L’intégration du vote électronique ou plus précisément du vote en ligne devrait donc se faire avec une certaine fluidité, sans rencontrer de problèmes techniques majeurs.
En évoquant de problèmes majeurs, c’est plutôt la politique qui risque d’être un obstacle de taille. Car si tous les paramètres techniques sont disponibles, il y aura toujours des opposants au progrès prêts à plomber un projet rien que pour un peu de visibilité. Il y a certes des arguments aux allures convaincantes pour appuyer leurs points de vue.
Certains diront qu’avec un taux d’analphabétisme plus ou moins égal à 43%, on a déjà du mal à voter avec les méthodes classiques, alors que d’autres diront que si certaines classes populaires n’ont pas accès à l’électricité ou à l’eau potable, auront-ils accès à Internet le jour du vote ? À supposer qu’ils y aient accès, sauront-ils comment voter en ligne ?
Autant d’arguments réfutables uniquement par les faits.
Selon les données de l’ANRT, le parc global de la téléphonie mobile s’est établi à 46.667.000 à fin décembre 2019, soit un taux de pénétration de 131,14%.
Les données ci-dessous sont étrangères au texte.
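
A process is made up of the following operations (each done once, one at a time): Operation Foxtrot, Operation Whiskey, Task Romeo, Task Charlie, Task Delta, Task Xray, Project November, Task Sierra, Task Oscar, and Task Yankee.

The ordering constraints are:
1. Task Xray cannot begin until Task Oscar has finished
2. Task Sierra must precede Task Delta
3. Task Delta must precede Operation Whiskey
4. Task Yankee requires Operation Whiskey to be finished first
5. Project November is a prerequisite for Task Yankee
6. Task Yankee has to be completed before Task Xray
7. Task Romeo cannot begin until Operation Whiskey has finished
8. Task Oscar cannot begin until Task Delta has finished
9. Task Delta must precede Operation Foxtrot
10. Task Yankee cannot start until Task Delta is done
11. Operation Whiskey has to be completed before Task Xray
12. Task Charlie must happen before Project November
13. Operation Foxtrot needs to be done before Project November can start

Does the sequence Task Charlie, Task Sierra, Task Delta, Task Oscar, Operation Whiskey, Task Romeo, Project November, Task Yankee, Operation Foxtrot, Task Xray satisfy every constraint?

In the proposed order, Project November appears before Operation Foxtrot.
But one of the constraints requires Operation Foxtrot before Project November, so this ordering violates it.

No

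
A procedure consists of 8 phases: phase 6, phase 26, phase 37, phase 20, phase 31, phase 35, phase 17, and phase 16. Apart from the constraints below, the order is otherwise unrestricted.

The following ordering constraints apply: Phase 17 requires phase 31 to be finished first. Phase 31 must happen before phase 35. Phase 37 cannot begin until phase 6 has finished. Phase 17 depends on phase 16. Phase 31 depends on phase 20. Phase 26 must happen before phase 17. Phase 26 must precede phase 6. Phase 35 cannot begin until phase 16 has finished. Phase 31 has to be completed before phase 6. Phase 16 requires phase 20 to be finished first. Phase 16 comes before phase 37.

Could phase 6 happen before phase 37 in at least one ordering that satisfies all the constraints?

Every valid ordering already has phase 6 before phase 37 (the constraints require it), so in particular at least one does.

Yes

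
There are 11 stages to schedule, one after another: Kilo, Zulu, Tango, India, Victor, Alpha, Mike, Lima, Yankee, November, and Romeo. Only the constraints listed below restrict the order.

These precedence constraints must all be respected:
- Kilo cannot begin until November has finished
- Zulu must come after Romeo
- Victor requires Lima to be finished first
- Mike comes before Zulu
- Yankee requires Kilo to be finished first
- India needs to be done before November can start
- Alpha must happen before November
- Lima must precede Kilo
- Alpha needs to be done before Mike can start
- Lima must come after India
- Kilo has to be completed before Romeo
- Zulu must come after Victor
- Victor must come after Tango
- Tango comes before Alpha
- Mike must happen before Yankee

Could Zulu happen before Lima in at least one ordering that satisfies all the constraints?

No

The constraints give a chain Lima → Victor → Zulu, which forces Lima before Zulu.
So no valid ordering can have Zulu before Lima.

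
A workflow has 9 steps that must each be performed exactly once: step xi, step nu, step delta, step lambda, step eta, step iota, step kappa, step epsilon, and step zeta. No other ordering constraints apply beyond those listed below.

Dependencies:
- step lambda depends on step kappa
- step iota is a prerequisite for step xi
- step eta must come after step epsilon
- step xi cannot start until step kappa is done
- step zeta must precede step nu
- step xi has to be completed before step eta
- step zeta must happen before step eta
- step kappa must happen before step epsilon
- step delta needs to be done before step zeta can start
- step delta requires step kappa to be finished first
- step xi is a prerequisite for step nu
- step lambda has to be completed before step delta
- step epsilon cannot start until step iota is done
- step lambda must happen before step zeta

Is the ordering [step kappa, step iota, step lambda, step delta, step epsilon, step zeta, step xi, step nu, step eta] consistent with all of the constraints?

Yes

Every stated constraint is respected: step kappa sits at position 1, ahead of step xi at position 7, and each of the other listed pairs likewise has the predecessor earlier in the sequence.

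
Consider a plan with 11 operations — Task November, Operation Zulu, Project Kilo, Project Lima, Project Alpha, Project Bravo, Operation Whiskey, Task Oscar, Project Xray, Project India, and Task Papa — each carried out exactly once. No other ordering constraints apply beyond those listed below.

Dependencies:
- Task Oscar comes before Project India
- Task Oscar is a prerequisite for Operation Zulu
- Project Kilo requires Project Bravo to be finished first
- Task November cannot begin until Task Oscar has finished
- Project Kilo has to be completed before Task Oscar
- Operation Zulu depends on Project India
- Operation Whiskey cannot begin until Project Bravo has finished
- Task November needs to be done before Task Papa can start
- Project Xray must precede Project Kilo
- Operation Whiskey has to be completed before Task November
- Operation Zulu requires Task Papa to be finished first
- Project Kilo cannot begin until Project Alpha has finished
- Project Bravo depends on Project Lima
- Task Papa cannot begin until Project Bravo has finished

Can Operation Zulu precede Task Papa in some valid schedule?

No

Following Task Papa → Operation Zulu, Task Papa must precede Operation Zulu in every valid ordering.
Hence Operation Zulu can never be scheduled before Task Papa.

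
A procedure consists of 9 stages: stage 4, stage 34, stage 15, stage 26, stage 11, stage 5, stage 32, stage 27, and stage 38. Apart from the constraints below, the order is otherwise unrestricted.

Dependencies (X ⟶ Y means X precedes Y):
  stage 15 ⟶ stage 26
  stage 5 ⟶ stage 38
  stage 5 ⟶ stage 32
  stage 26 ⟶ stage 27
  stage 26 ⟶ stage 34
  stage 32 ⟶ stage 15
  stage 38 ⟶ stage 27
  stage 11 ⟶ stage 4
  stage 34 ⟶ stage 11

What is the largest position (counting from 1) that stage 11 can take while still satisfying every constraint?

The only stage forced after stage 11 (directly or by a chain) is stage 4.
So at least 1 stage follows stage 11, putting stage 11 no later than position 8. That position is achievable by scheduling everything else first.

8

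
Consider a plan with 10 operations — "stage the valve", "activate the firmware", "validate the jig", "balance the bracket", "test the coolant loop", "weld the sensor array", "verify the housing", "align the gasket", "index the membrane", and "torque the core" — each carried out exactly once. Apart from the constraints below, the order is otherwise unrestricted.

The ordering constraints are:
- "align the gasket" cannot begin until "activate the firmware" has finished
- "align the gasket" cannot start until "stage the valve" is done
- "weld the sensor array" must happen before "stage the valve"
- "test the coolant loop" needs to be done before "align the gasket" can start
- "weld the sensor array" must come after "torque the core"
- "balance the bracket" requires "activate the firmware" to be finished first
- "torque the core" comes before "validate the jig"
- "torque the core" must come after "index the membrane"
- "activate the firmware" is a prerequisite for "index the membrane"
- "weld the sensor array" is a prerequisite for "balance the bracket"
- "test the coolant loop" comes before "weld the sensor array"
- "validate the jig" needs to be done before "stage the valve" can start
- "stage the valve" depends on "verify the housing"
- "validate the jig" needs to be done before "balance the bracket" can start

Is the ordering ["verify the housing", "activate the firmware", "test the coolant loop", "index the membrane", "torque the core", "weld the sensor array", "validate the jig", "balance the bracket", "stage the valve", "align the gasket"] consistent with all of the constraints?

Yes

Going through the constraints one by one, each required predecessor appears earlier in the sequence than its dependent — e.g. "activate the firmware" (position 2) is before "align the gasket" (position 10), as required.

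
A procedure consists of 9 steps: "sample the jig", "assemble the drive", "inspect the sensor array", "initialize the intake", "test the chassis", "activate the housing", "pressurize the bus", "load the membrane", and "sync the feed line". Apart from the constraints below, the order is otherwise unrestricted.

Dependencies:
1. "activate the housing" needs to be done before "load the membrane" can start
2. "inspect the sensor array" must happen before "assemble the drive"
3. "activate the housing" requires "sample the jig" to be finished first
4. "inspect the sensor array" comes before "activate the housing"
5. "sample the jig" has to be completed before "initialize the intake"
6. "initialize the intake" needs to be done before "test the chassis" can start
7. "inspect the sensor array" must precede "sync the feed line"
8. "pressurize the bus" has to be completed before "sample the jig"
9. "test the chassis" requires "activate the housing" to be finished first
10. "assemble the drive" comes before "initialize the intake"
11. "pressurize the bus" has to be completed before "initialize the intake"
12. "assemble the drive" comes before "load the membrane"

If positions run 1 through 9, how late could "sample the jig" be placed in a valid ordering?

5

Following every chain forward from "sample the jig", the steps that must come later are "initialize the intake", "test the chassis", "activate the housing", "load the membrane" — 4 of them.
With 4 mandatory successors out of 9 steps total, the latest slot for "sample the jig" is 9−4 = 5, and it's reachable by doing all non-successors before "sample the jig".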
Sur la même période, le parc des abonnés Internet (fixe et mobile) a atteint près de 25.385.000, soit taux de pénétration de 71,33%, dont l’Internet mobile représente 23.677.000 abonnés.
Si la pandémie a eu un impact quelconque sur le secteur de la technologie, il n’est que positif. Il suffit de se rendre chez les revendeurs spécialisés pour constater les ruptures de stock de plusieurs types d’appareils connectés.
Peu importe les chiffres actuels, ils doivent être bien supérieurs aux données de 2019. Et puis le vote électronique n’exclut pas les bureaux de vote physiques, mis justement à la disposition des gens dans l’incapacité de voter via un appareil connecté.
Même en ce contexte de pandémie, cette stratégie garantirait non seulement un taux élevé de participation, mais réduirait considérablement l’affluence sur les bureaux de vote, ce qui ne présente que des avantages.
A propos des avantages justement, celui des coûts arrive en tête. La logistique technologique nécessaire a un coût beaucoup moins élevé que celle d’un vote physique, aussi bien monétaire que temporel.
L’argent économisé pourrait être réinvesti dans d’autres projets.
Il reste cependant à convaincre les différents acteurs politiques, principalement les partis de la pertinence d’un tel choix.
Hypothétiquement, leurs mises en doute se limiteraient en plaidoirie à l’encontre de l’exploitation du vote électronique pour influencer les résultats des élections, que ce soit par les pouvoirs publics ou par les entreprises fournissant l’accès au vote.
A chaque problème sa solution, cette dernière consiste en la création d’une commission indépendante de gestion des élections avec un accès exclusif aux serveurs et systèmes dédiés au vote.
Sur ce point, il semblerait qu’on a fait le tour de la question.
Si la digitalisation est inévitable, alors tôt ou tard les processus électoraux seront affectés. La transformation a déjà commencé dans plusieurs pays à travers le monde, et vu la direction que souhaite prendre le Maroc avec la digitalisation, on devrait tôt ou tard pouvoir voter sans bouger de chez soi, ce qui en ce temps de crise sanitaire, serait l’idéal.